Friday, August 25, 2006

I'm too pensive to bullet my ideas today. I just got back from the State Fair Grounds, where I saw the Flaming Lips for the first time. I loved: the streamers, Wayne Coyne's hair, and finding an empty seat so I could watch the spectacle from up high. I disliked: the overstimulation, how much he swore (there were a lot of little kids there), and the dancing martians.

I spent three hours organizing my room today. I'm going to have to constantly remind myself to be graceful about my classroom "situation," since I want to try to be that kind of person who takes on challenges without fuss and proves the cynics wrong. However...my room is very small. It's like generous-walk-in-closet small. I don't have a desk, because there's no room. I have two tables, but they had to be manipulated many ways before I found a placement that would leave enough room for me to go from the door to the whiteboard without going over or under them. All the boxes of materials had to be removed just so it wasn't like one of those puzzles that requires you to move one piece at a time. And tomorrow, I'm going to need to throw out bags and bags of material that I have no room for (most of it seems like junk anyway, but I swear I'll need it the minute it's gone).

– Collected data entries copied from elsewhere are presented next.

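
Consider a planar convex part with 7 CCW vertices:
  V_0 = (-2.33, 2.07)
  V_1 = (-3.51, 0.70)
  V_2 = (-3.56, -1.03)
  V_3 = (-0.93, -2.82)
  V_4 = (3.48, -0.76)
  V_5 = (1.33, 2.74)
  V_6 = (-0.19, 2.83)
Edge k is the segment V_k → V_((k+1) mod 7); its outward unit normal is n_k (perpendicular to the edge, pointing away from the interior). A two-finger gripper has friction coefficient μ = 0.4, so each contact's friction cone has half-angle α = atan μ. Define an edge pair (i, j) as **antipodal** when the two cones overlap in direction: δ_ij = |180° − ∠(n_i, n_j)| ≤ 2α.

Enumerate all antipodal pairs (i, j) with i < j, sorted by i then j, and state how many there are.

count = 6; pairs: (0,3), (1,4), (2,4), (2,5), (3,5), (3,6)

α = atan 0.4 = 21.80°;  2α = 43.60°
n_0 = (-0.7577, +0.6526)
n_1 = (-0.9996, +0.0289)
n_2 = (-0.5627, -0.8267)
n_3 = (+0.4232, -0.9060)
n_4 = (+0.8521, +0.5234)
n_5 = (+0.0591, +0.9983)
n_6 = (-0.3347, +0.9423)
  (0,1): δ = 140.92°  ·
  (0,2): δ = 83.50°  ·
  (0,3): δ = 24.22°  ✓
  (0,4): δ = 72.30°  ·
  (0,5): δ = 127.35°  ·
  (0,6): δ = 150.29°  ·
  (1,2): δ = 122.58°  ·
  (1,3): δ = 63.31°  ·
  (1,4): δ = 33.22°  ✓
  (1,5): δ = 88.27°  ·
  (1,6): δ = 111.21°  ·
  (2,3): δ = 120.72°  ·
  (2,4): δ = 24.20°  ✓
  (2,5): δ = 30.85°  ✓
  (2,6): δ = 53.79°  ·
  (3,4): δ = 83.48°  ·
  (3,5): δ = 28.43°  ✓
  (3,6): δ = 5.49°  ✓
  (4,5): δ = 124.95°  ·
  (4,6): δ = 102.01°  ·
  (5,6): δ = 157.06°  ·
antipodal pairs: 6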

My family comes to town tomorrow. I love when they visit because they're on their best behavior and feel the need to eat at really nice restaurants :) We're going to the fair tomorrow night, then spending the night at my grandparents' apartment in Edina. I'm really excited about trying more crazy fair food; today I saw pickle on a stick, wrapped in cream cheese and salami (eww). There's also cheese on a stick, key lime pie dipped in chocolate on a stick, and obviously, pizza on a stick. I tried the breakfast sausage (with cheese, egg, bacon, potato, and peppers in a sausage link!) this morning. If was fabulous. Anyway, Saturday morning I'm going to attempt to make the Disney World triple-sauce, caramel french toast that I last made at my apartment warming party two years ago. It's amazing, and I'm excited!

I have a strange pain in my calf that is starting to worry me. Since my appendectomy in March, I've become much more hypochondriatic...but what if it is a blood clot? Since the idea makes me feel nauseous, and "clot" is the word I hate most, I hope my mom can give me a normal explanation tomorrow. Like running strain, or something else less fatal and disgusting.

I'm going to a black-tie Emmy party this weekend that I'm very excited about as well. It's being thrown in a kind of ironic way (I think), since there will be running commentary (I'm sure) disparaging every presenter, winner, and the host. And I won't mind at all this time, because I know the source of all this hostility and know it's in fun ;) I'm going to wear my red satin gown, if I can find a zipper. I bought it for $15 at the designer thrift store, knowing someday I'd need it.

I need advice about dealing with colleagues that are still stuck in a high-school mindset in terms of personal relationships. With people like that, should I avoid them, tolerate them, confront them, or act hyper-nice and kill them with sweetness? Or is that just playing into their game and I really shouldn't think about them at all, until they mess with me, which will happen sometime this year. Just hearing this one person talk makes my jaw clench, which is horrible and mean, but probably instinctual until I find a solution.

The "uniform" for teachers at my school- the jersey knit black gauchos and bright t-shirt, sometimes combined with patterned scarf/belt- makes me want to scream (well, in a fashion sense, it's irritating). If you're all going to wear the same thing for some reason, at least make it trendy with the outside world...

I've decided that I'm going to dress librarian-chic for work: no heels, knee-length skirts, ruffled tops, and sometimes black tights with black shoes. I don't know why I was working so hard to look "professional" last year, since I shouldn't be trying to impress anyone with my clothes and I'm much more resourceful for my students when I'm not mad about a blister on my heel.

Finally, I ran into my favorite Borders employee again yesterday, an Indian man who likes to teach me about India while I make a purchase. He placed the home cities of two of my best friends from high school based on their last names and told me about the diversity of languages there. I was buying "No God But God" by Reza Aslan, and he asked me if I was Muslim. I've never been asked that before.